Jakarta – Kementerian Koordinator Bidang Perekonomian, menegaskan dengan keikutsertaan Indonesia dalam BRICS tidak menjadikan alasan Amerika Serikat (AS) tetap memberlakukan tarif impor sebesar 32 persen.
Indonesia baru saja bergabung menjadi anggota BRICS sejak 6 Januari 2025. Sejalan dengan hal itu, Presiden Amerika Serikat Donald Trump mengancam akan menaikkan tarif impor 10 persen bagi negara yang tergabung dalam BRICS.
Juru Bicara Kemenko Perekonomian Haryo Limanseto menegaskan kebijakan luar negeri Indonesia bersifat bebas aktif. Keikutsertaan Indonesia dalam BRICS lebih dilihat sebagai upaya menjalin hubungan dengan berbagai pihak, bukan bagian dari aliansi politik atau ekonomi yang eksklusif.
Enggak, kalau itu kan sebenarnya politik luar negeri Indonesia kan bebas aktif, itu disampaikan di Piagam Bandung.
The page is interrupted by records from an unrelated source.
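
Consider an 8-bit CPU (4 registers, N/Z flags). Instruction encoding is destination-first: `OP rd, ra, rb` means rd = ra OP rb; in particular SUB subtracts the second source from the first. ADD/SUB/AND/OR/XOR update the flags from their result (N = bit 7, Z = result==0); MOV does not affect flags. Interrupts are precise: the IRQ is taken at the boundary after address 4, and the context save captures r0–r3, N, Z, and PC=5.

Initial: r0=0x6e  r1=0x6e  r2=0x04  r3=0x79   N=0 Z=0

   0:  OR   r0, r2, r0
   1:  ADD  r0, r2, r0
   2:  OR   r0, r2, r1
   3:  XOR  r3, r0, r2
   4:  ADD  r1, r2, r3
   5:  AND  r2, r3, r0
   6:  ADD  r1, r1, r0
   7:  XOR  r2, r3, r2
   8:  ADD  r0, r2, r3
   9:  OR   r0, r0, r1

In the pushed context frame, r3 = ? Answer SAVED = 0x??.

after  0: r0=0x6e r1=0x6e r2=0x04 r3=0x79  N=0 Z=0
after  1: r0=0x72 r1=0x6e r2=0x04 r3=0x79  N=0 Z=0
after  2: r0=0x6e r1=0x6e r2=0x04 r3=0x79  N=0 Z=0
after  3: r0=0x6e r1=0x6e r2=0x04 r3=0x6a  N=0 Z=0
after  4: r0=0x6e r1=0x6e r2=0x04 r3=0x6a  N=0 Z=0
-- IRQ taken; context saved, return-PC = 5 --

SAVED = 0x6a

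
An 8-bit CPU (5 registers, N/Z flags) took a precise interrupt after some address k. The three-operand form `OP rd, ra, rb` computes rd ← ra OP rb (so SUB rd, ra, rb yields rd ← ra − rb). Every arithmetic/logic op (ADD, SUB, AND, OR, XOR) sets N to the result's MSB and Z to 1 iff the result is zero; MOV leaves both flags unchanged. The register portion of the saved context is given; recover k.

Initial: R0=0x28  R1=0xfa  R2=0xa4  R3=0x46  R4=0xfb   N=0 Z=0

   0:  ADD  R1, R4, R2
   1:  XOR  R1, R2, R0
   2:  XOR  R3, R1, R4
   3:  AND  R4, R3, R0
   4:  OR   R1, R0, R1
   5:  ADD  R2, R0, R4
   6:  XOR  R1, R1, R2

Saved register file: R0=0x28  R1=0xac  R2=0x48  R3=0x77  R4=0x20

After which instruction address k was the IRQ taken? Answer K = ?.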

Jadi sebenarnya itu lebih luas daripada sekadar transaksi dagang. Jadi kita tetap politik luar negeri kita bebas aktif, jadi kita membina hubungan dengan siapa saja, ujar Haryo dalam konferensi pers di Kantor Kemenko Perekonomian, ditulis Kamis (10/7/2025).
Meski mengakui ancaman tarif tambahan 10 persen terhadap negara BRICS telah dicatat, pemerintah menyatakan hal tersebut belum menjadi prioritas utama dalam negosiasi dagang. Saat ini, perhatian pemerintah tertuju pada pengurangan tarif 32 persen yang sudah berlaku.
Haryo menyebutkan bahwa ancaman tarif tambahan dari Presiden AS Donald Trump masih bersifat wacana atau ultimatum, sehingga belum dapat dijadikan dasar kebijakan yang konkret. Pemerintah tetap menilai tarif yang telah diumumkan secara resmi sebagai pijakan utama dalam diskusi dengan pihak AS.
Kita mencatat itu (ancaman tambahan tarif impor), tapi kita tidak mempertimbangkan secara khusus. Kita anggap sekarang yang tarif finalnya 32 persen, itu yang kita butuhkan, ungkapnya.